La terre est une ressource vitale pour l’humanité, car son exploitation permet de nourrir chaque jour les 6,5 milliards d’habitants de la planète. « La terre est la ressource la plus précieuse du monde et pourtant elle n’est pas appréciée à sa juste valeur » disait Edouard. Saouma, ancien directeur général de la FAO. Les composantes de l’environnement planétaire (le climat, l’eau, l’air, les forêts, les océans…) font l’objet de très nombreux débats dans les médias et entre les politiciens ; mais pas la terre et sa composante principale le sol « qui est le grand oublié de l’environnement » (A. Ruellan, 2008).
La terre est une ressource limitée, car la superficie actuellement cultivable dans le monde est de 30 millions de km², soit 5,8 % seulement de la superficie de notre planète ; cela représente 0,2 ha en moyenne par habitant. Cette ressource doit donc impérativement être préservée. Une politique de gestion durable nécessite de disposer d’abord d’un état des terres dans le Monde et au niveau national.
L’objectif de cette publication est de proposer une méthode et des indicateurs pour dresser cet état. Une série de 10 indicateurs sont décrits. Le degré de dégradation est un indicateur très important ; car, au-delà d’un certain seuil, la restauration des terres dégradées est impossible ou son coût est excessif pour la communauté. Il est donc primordial de donner la priorité à la prévention en se fondant sur un diagnostic fiable de l’état des terres.
L’attention est attirée sur quatre nouveaux types de dégradation, apparus depuis une soixantaine d’années à la suite de la forte croissance démographique et celle des activités industrielles, agricoles ou commerciales. Ce sont : la pollution, souvent chimique, la perte de zones cultivables due à l’extension des zones construites, la radioactivité artificielle, les fortes contraintes pour exploiter les terres résultant de conflits armés.

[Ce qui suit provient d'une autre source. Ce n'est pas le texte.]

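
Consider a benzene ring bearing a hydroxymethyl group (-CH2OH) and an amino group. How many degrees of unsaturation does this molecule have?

4

Atom tally by fragment:
  benzene ring core → C:6 H:6
  (− 2 ring H displaced by substituents)
  + CH2OH → C:1 H:3 O:1
  + NH2 → N:1 H:2
Element totals:
  C: 7
  H: 9
  N: 1
  O: 1
Molecular formula: C7H9NO.
DoU = (2C + 2 + N − H − X) / 2 = (2·7 + 2 + 1 − 9 − 0) / 2 = 4.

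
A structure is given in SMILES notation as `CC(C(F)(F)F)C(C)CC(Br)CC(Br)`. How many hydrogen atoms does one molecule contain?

15

Atom tally by fragment:
  CH3 → C:1 H:3
  CH(CF3) → C:2 H:1 F:3
  CH(CH3) → C:2 H:4
  CH2 → C:1 H:2
  CH(Br) → C:1 H:1 Br:1
  CH2 → C:1 H:2
  CH2Br → C:1 H:2 Br:1
Element totals:
  C: 9
  H: 15
  Br: 2
  F: 3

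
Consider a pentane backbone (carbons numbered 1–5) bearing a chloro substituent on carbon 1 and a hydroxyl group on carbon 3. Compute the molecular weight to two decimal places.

Atom tally by fragment:
  ClCH2 → C:1 H:2 Cl:1
  CH2 → C:1 H:2
  CH(OH) → C:1 H:2 O:1
  CH2 → C:1 H:2
  CH3 → C:1 H:3
Element totals:
  C: 5
  H: 11
  Cl: 1
  O: 1
Molecular formula: C5H11ClO.
  M = 5(12.011) + 11(1.008) + 35.45 + 15.999
    = 60.055 + 11.088 + 35.450 + 15.999 = 122.592

122.59 g/mol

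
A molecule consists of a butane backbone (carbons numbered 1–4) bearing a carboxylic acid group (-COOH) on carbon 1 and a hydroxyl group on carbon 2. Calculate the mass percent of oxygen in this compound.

40.63%

Atom tally by fragment:
  HOOCCH2 → C:2 H:3 O:2
  CH(OH) → C:1 H:2 O:1
  CH2 → C:1 H:2
  CH3 → C:1 H:3
Element totals:
  C: 5
  H: 10
  O: 3
Molecular formula: C5H10O3.
Molar mass = 118.132 g/mol.
Mass from O: 3 × 15.999 = 47.997 g/mol.
%O = 47.997 / 118.132 × 100 = 40.63%.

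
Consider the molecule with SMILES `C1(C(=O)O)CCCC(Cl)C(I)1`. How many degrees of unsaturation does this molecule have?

2

Atom tally by fragment:
  cyclohexane ring core → C:6 H:12
  (− 3 ring H displaced by substituents)
  + COOH → C:1 H:1 O:2
  + Cl → Cl:1
  + I → I:1
Element totals:
  C: 7
  H: 10
  Cl: 1
  I: 1
  O: 2
Molecular formula: C7H10ClIO2.
DoU = (2C + 2 + N − H − X) / 2 = (2·7 + 2 + 0 − 10 − 2) / 2 = 2.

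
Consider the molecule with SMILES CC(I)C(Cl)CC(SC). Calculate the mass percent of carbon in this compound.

25.87%

Atom tally by fragment:
  CH3 → C:1 H:3
  CH(I) → C:1 H:1 I:1
  CH(Cl) → C:1 H:1 Cl:1
  CH2 → C:1 H:2
  CH2SCH3 → C:2 H:5 S:1
Element totals:
  C: 6
  H: 12
  Cl: 1
  I: 1
  S: 1
Molecular formula: C6H12ClIS.
Molar mass = 278.576 g/mol.
Mass from C: 6 × 12.011 = 72.066 g/mol.
%C = 72.066 / 278.576 × 100 = 25.87%.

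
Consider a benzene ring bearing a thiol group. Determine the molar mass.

110.17 g/mol

Atom tally by fragment:
  benzene ring core → C:6 H:6
  (− 1 ring H displaced by substituents)
  + SH → S:1 H:1
Element totals:
  C: 6
  H: 6
  S: 1
Molecular formula: C6H6S.
  M = 6(12.011) + 6(1.008) + 32.06
    = 72.066 + 6.048 + 32.060 = 110.174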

L’ouvrage décrit ainsi en détail 36 modes de dégradation des terres et une méthode pour les évaluer.
Le résultat de l’évaluation doit être présenté de façon claire aux techniciens, aux décideurs, aux politiciens et aux médias. Les indicateurs sont ainsi synthétisés pour construire un seul indice d’état de dégradation. Cet indice permet de représenter l’état de dégradation des terres sur une carte de manière facilement lisible.

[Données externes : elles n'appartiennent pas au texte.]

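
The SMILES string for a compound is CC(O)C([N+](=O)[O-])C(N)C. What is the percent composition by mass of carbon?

Atom tally by fragment:
  CH3 → C:1 H:3
  CH(OH) → C:1 H:2 O:1
  CH(NO2) → C:1 H:1 N:1 O:2
  CH(NH2) → C:1 H:3 N:1
  CH3 → C:1 H:3
Element totals:
  C: 5
  H: 12
  N: 2
  O: 3
Molecular formula: C5H12N2O3.
Molar mass = 148.162 g/mol.
Mass from C: 5 × 12.011 = 60.055 g/mol.
%C = 60.055 / 148.162 × 100 = 40.53%.

40.53%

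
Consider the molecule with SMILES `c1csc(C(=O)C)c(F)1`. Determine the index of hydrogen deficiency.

4

Atom tally by fragment:
  thiophene ring core → C:4 H:4 S:1
  (− 2 ring H displaced by substituents)
  + COCH3 → C:2 H:3 O:1
  + F → F:1
Element totals:
  C: 6
  H: 5
  F: 1
  O: 1
  S: 1
Molecular formula: C6H5FOS.
DoU = (2C + 2 + N − H − X) / 2 = (2·6 + 2 + 0 − 5 − 1) / 2 = 4.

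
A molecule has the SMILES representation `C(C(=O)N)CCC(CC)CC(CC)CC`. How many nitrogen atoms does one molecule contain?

1

Atom tally by fragment:
  H2NOCCH2 → C:2 H:4 O:1 N:1
  CH2 → C:1 H:2
  CH2 → C:1 H:2
  CH(C2H5) → C:3 H:6
  CH2 → C:1 H:2
  CH(C2H5) → C:3 H:6
  CH2 → C:1 H:2
  CH3 → C:1 H:3
Element totals:
  C: 13
  H: 27
  N: 1
  O: 1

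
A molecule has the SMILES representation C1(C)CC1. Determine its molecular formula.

C4H8

Atom tally by fragment:
  cyclopropane ring core → C:3 H:6
  (− 1 ring H displaced by substituents)
  + CH3 → C:1 H:3
Element totals:
  C: 4
  H: 8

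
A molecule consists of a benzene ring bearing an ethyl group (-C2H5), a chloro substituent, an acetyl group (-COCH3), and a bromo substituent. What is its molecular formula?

C10H10BrClO

Atom tally by fragment:
  benzene ring core → C:6 H:6
  (− 4 ring H displaced by substituents)
  + C2H5 → C:2 H:5
  + Cl → Cl:1
  + COCH3 → C:2 H:3 O:1
  + Br → Br:1
Element totals:
  C: 10
  H: 10
  Br: 1
  Cl: 1
  O: 1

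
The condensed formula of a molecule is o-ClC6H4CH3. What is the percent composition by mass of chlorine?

Atom tally by fragment:
  benzene ring core → C:6 H:6
  (− 2 ring H displaced by substituents)
  + Cl → Cl:1
  + CH3 → C:1 H:3
Element totals:
  C: 7
  H: 7
  Cl: 1
Molecular formula: C7H7Cl.
Molar mass = 126.583 g/mol.
Mass from Cl: 1 × 35.45 = 35.450 g/mol.
%Cl = 35.450 / 126.583 × 100 = 28.01%.

28.01%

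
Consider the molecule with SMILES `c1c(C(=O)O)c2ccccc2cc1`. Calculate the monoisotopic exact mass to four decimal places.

172.0524

Atom tally by fragment:
  naphthalene ring system core → C:10 H:8
  (− 1 ring H displaced by substituents)
  + COOH → C:1 H:1 O:2
Element totals:
  C: 11
  H: 8
  O: 2
Molecular formula: C11H8O2.
  M = 11(12.0) + 8(1.007825) + 2(15.994915)
    = 132.000000 + 8.062600 + 31.989830 = 172.052430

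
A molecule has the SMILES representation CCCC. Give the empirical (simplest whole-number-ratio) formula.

Atom tally by fragment:
  CH3 → C:1 H:3
  CH2 → C:1 H:2
  CH2 → C:1 H:2
  CH3 → C:1 H:3
Element totals:
  C: 4
  H: 10
Molecular formula: C4H10.
gcd of subscripts = 2; dividing each by 2:
  C: 4/2 = 2
  H: 10/2 = 5

C2H5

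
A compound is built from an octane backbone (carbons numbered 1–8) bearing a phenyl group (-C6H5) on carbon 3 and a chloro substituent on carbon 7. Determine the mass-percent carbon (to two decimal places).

74.81%

Atom tally by fragment:
  CH3 → C:1 H:3
  CH2 → C:1 H:2
  CH(C6H5) → C:7 H:6
  CH2 → C:1 H:2
  CH2 → C:1 H:2
  CH2 → C:1 H:2
  CH(Cl) → C:1 H:1 Cl:1
  CH3 → C:1 H:3
Element totals:
  C: 14
  H: 21
  Cl: 1
Molecular formula: C14H21Cl.
Molar mass = 224.772 g/mol.
Mass from C: 14 × 12.011 = 168.154 g/mol.
%C = 168.154 / 224.772 × 100 = 74.81%.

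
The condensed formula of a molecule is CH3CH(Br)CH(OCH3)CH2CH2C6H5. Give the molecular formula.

C12H17BrO

Element totals:
  C: 12
  H: 17
  Br: 1
  O: 1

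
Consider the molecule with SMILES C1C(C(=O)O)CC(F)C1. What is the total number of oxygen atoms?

2

Atom tally by fragment:
  cyclopentane ring core → C:5 H:10
  (− 2 ring H displaced by substituents)
  + COOH → C:1 H:1 O:2
  + F → F:1
Element totals:
  C: 6
  H: 9
  F: 1
  O: 2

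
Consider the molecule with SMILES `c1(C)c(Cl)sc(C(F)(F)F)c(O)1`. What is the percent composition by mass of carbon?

33.27%

Atom tally by fragment:
  thiophene ring core → C:4 H:4 S:1
  (− 4 ring H displaced by substituents)
  + CH3 → C:1 H:3
  + Cl → Cl:1
  + CF3 → C:1 F:3
  + OH → O:1 H:1
Element totals:
  C: 6
  H: 4
  Cl: 1
  F: 3
  O: 1
  S: 1
Molecular formula: C6H4ClF3OS.
Molar mass = 216.601 g/mol.
Mass from C: 6 × 12.011 = 72.066 g/mol.
%C = 72.066 / 216.601 × 100 = 33.27%.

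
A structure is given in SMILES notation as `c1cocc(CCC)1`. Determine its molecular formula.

C7H10O

Atom tally by fragment:
  furan ring core → C:4 H:4 O:1
  (− 1 ring H displaced by substituents)
  + CH2CH2CH3 → C:3 H:7
Element totals:
  C: 7
  H: 10
  O: 1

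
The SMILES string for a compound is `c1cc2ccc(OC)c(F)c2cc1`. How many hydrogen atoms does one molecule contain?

9

Atom tally by fragment:
  naphthalene ring system core → C:10 H:8
  (− 2 ring H displaced by substituents)
  + OCH3 → C:1 H:3 O:1
  + F → F:1
Element totals:
  C: 11
  H: 9
  F: 1
  O: 1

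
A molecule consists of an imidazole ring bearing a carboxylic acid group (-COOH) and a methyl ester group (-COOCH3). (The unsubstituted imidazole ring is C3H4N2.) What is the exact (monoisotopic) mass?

170.0328

Atom tally by fragment:
  imidazole ring core → C:3 H:4 N:2
  (− 2 ring H displaced by substituents)
  + COOH → C:1 H:1 O:2
  + COOCH3 → C:2 H:3 O:2
Element totals:
  C: 6
  H: 6
  N: 2
  O: 4
Molecular formula: C6H6N2O4.
  M = 6(12.0) + 6(1.007825) + 2(14.003074) + 4(15.994915)
    = 72.000000 + 6.046950 + 28.006148 + 63.979660 = 170.032758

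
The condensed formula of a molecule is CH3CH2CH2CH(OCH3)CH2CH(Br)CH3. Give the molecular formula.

Atom tally by fragment:
  CH3 → C:1 H:3
  CH2 → C:1 H:2
  CH2 → C:1 H:2
  CH(OCH3) → C:2 H:4 O:1
  CH2 → C:1 H:2
  CH(Br) → C:1 H:1 Br:1
  CH3 → C:1 H:3
Element totals:
  C: 8
  H: 17
  Br: 1
  O: 1

C8H17BrO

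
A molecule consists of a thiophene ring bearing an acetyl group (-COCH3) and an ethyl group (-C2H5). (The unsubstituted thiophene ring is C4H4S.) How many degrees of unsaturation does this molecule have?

Atom tally by fragment:
  thiophene ring core → C:4 H:4 S:1
  (− 2 ring H displaced by substituents)
  + COCH3 → C:2 H:3 O:1
  + C2H5 → C:2 H:5
Element totals:
  C: 8
  H: 10
  O: 1
  S: 1
Molecular formula: C8H10OS.
DoU = (2C + 2 + N − H − X) / 2 = (2·8 + 2 + 0 − 10 − 0) / 2 = 4.

4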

Où est la priorité en ce début de XXIe siècle ? Poursuivre le tapage médiatique sur la part, encore hypothétique, des activités humaines dans le réchauffement climatique avec ses inconvénients, mais aussi avec ses avantages ? Ou prévenir la dégradation certaine des terres cultivables de la planète due à ces activités et réduire ainsi les risques majeurs de pénurie alimentaire pour des centaines de millions d’habitants ? La question est d’actualité.